Price Controls: Still a Bad Idea

Share

Published July 20, 2022

The disruptive effects of inflation on people’s lives are not to be taken lightly, but responding with price controls fails to provide a long-term solution. The underlying principles driving the change in prices cannot be fixed by blaming corporations for higher costs. Previous efforts to use price controls resulted in shortages far more painful than the inflation they were meant to cure.

Discussion Questions:

  1. If price controls have failed before, why are they being proposed now?
  2. Which is worse, high prices or shortages of goods?

Additional resources:

  • Read “Price Controls: Still a Bad Idea,” by David Henderson. Available here.
  • Read “Inflation and Monetary Policy,” a Policy Insights edition on PolicyEd. Available here.
  • Read “Inflation: What Next?” by David Henderson. Available here.
View Transcript

In 2021, Americans experienced inflation rates not seen since the early 1980s.

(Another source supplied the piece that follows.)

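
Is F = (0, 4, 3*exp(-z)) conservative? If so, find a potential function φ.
Yes, F is conservative. φ = 4*y - 3*exp(-z)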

In response, some called for price controls on key goods to protect everyday Americans.

But using price controls to reduce inflation is like responding to cold weather by breaking the thermometer. Just as thermometers respond to temperature, prices are an indicator of underlying supply and demand.

During the COVID-19 pandemic, for example, prices of used cars skyrocketed. But that wasn’t due to greedy car owners. A computer chip shortage limited the supply of new cars, so more drivers chose to keep their used cars instead. Reduced supply meant higher prices.

Implementing price controls might appear to reduce prices, but fewer people would sell their cars, and cars for sale would sell instantly. The result would be that many more people wouldn’t be able to buy a car at all.

Just as breaking a thermometer doesn’t cause the temperature to rise, controlling prices doesn’t cause inflation to fall.

Instead, as history and basic economics show, price controls produce shortages that are far more painful than the original price increases.